The Liberation Tigers have, unsurprisingly, maintained a studied silence
ever since the latest crisis broke early last week. But as they have pointed
out earlier, for negotiations to be successful, there must be a united
Sinhala leadership in Colombo. Furthermore, whilst this is a necessary
condition, it is not sufficient: that leadership must also be prepared to
negotiate in good faith with the LTTE. Mrs. Kumaratunga's views on the
Norwegian peace process are well known. Yet, despite the frequent pleas of
those advocating a negotiated solution, Mr.
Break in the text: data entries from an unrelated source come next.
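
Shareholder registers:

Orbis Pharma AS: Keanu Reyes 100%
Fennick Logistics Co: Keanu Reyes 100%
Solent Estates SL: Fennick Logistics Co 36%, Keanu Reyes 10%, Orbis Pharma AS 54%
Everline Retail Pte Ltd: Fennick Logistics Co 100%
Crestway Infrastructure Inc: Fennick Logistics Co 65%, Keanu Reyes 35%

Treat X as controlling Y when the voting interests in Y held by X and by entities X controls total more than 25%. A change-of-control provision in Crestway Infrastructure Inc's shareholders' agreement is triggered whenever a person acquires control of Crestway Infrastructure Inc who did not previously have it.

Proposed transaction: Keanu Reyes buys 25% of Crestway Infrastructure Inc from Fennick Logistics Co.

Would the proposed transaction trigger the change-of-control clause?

No

The purchase adds only to Keanu's holdings (Fennick's stake shrinks), so Keanu is the only person who could newly come to control Crestway.
Keanu holds 100% of Fennick, so Keanu controls Fennick.
Fennick and Keanu together hold 65% + 35% = 100% of Crestway, so Keanu controls Crestway.
So Keanu already controls Crestway before the transaction.
After the purchase, Keanu's direct stake in Crestway rises to 35% + 25% = 60%, and Fennick's stake falls to 40%.
Keanu controlled Crestway already, so this is not a new person acquiring control; every other person's position is unchanged or reduced.
No new person acquires control, so the clause is not triggered.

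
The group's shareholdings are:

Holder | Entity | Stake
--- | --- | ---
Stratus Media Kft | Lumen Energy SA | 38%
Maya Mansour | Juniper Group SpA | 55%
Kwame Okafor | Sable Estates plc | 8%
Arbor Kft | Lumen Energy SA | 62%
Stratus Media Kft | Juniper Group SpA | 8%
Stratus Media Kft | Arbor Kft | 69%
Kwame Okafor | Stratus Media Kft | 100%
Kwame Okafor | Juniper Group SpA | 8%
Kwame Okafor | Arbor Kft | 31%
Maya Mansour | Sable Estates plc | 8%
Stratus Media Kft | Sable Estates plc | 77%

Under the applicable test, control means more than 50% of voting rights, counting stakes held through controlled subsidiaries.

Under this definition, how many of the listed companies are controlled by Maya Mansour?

Maya holds 55% of Juniper, so Maya controls Juniper.
No other company's threshold is met.
Maya controls 1 company.

1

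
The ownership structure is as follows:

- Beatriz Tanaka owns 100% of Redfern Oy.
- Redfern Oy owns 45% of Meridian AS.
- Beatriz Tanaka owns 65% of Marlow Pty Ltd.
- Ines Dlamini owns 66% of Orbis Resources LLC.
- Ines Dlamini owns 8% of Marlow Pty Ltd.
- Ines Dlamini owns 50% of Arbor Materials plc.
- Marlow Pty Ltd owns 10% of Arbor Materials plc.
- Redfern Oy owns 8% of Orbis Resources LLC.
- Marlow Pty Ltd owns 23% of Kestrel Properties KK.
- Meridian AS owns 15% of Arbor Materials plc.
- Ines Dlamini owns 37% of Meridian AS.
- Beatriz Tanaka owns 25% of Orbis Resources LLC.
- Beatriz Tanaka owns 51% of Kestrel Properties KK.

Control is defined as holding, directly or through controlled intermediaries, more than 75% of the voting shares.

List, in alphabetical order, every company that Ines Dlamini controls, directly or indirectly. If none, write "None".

Ines's largest direct stake is 66% in Orbis, which does not meet the threshold.

None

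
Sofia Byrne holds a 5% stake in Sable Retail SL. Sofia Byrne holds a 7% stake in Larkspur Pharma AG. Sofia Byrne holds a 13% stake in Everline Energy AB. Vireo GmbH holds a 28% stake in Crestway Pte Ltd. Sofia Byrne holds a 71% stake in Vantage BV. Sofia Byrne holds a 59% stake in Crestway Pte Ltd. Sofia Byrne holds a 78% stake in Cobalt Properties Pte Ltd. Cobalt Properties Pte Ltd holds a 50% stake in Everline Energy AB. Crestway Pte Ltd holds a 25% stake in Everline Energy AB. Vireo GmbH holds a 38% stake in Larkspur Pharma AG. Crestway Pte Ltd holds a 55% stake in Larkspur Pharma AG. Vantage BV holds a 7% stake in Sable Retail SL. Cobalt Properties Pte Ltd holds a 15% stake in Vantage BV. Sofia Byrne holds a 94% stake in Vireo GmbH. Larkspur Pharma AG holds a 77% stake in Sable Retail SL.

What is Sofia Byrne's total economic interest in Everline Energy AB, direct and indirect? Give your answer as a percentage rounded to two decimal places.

Sofia reaches Everline along 4 paths.
Via Cobalt: 78% × 50% = 39%.
Via Crestway: 59% × 25% = 14.75%.
Via Vireo → Crestway: 94% × 28% × 25% = 6.58%.
Direct stake: 13% = 13%.
Total: 39% + 14.75% + 6.58% + 13% = 73.33%.

73.33%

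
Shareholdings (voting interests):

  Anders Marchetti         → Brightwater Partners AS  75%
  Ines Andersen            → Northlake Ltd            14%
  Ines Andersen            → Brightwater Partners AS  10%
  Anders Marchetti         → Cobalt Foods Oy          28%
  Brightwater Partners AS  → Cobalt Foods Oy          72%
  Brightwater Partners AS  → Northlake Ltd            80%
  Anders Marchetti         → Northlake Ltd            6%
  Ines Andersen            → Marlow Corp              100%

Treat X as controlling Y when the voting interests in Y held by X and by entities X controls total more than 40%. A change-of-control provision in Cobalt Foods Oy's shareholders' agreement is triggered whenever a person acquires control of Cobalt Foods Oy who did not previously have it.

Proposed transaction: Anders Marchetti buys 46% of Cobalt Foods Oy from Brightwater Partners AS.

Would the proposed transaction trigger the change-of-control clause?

No

The purchase adds only to Anders's holdings (Brightwater's stake shrinks), so Anders is the only person who could newly come to control Cobalt.
Anders holds 75% of Brightwater, so Anders controls Brightwater.
Brightwater and Anders together hold 72% + 28% = 100% of Cobalt, so Anders controls Cobalt.
So Anders already controls Cobalt before the transaction.
After the purchase, Anders's direct stake in Cobalt rises to 28% + 46% = 74%, and Brightwater's stake falls to 26%.
Anders controlled Cobalt already, so this is not a new person acquiring control; every other person's position is unchanged or reduced.
No new person acquires control, so the clause is not triggered.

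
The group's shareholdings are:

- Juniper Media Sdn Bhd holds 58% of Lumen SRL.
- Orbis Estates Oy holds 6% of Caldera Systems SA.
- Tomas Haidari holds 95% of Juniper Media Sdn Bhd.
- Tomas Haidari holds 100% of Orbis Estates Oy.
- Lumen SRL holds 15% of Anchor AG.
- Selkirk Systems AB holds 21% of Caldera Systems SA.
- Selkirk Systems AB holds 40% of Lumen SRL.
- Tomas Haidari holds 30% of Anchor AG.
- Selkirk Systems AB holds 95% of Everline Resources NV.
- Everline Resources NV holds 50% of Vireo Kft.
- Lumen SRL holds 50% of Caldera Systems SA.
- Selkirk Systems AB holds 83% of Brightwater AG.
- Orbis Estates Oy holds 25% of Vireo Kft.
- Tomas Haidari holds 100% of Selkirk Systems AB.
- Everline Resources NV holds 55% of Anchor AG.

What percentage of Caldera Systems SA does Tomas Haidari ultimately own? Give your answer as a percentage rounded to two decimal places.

74.55%

Tomas reaches Caldera along 4 paths.
Via Selkirk: 100% × 21% = 21%.
Via Orbis: 100% × 6% = 6%.
Via Selkirk → Lumen: 100% × 40% × 50% = 20%.
Via Juniper → Lumen: 95% × 58% × 50% = 27.55%.
Total: 21% + 6% + 20% + 27.55% = 74.55%.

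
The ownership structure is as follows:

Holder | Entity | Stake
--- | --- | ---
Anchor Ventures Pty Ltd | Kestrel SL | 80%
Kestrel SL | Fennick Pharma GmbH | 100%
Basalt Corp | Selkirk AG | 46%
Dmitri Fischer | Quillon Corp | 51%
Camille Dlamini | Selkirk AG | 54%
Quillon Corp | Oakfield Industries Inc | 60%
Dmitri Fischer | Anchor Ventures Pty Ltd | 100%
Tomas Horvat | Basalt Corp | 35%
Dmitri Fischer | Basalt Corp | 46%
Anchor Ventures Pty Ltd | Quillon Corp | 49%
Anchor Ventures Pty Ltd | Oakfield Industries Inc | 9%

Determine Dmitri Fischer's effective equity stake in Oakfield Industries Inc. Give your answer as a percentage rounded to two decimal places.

Dmitri reaches Oakfield along 3 paths.
Via Anchor → Quillon: 100% × 49% × 60% = 29.4%.
Via Quillon: 51% × 60% = 30.6%.
Via Anchor: 100% × 9% = 9%.
Total: 29.4% + 30.6% + 9% = 69%.
Rounded: 69.00%.

69.00%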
Wickremesinghe has always sought
to balance the obvious political benefits of impeaching his archrival with
those of coopting her fanatical prowar stance into his negotiation strategy
with the LTTE. His repeated efforts at cohabitation with a committed
opponent of the peace process have been perplexing but not if the utility of
her presence in dealing with the LTTE is taken into account. But now the UNF
has been hoisted on its own petard. Kumaratunga has moved decisively in
pursuit of her personal ambitions and Mr. Wickremesinghe is unable to
resist. It remains to be seen how the constitutional tussle will play itself
out, even though the UNF has made much of the popular mandate it received
from the electorate. But if Mr. Wickremesinghe is serious about a negotiated
solution to the island's protracted ethnic conflict, he needs to ensure a
stable, propeace leadership emerges in Colombo.
The current drama of the Sinhala Buddhist chauvinist extremists is just
another prove of necessity of the arm struggle of the LTTE and the
importance of military strength of the LTTE.
I would just remember what Mr Velupillai Pirapaharan, the leader of the
Liberation Tigers of Tamil Eelam (LTTE) declared on 27 November 2002 """"" -
If the Sinhala chauvinistic forces, for their own petty political reasons
scuttle this peace effort which has raised high hopes and expectations and
gained the support of the international community, the Tamil people will be
compelled to pursue the path of secession and political independence,' """""
History has shown that the SriLankan State only understands the `power of
the gun'. So please let the LTTE to end the game by creating Tamil Eelam!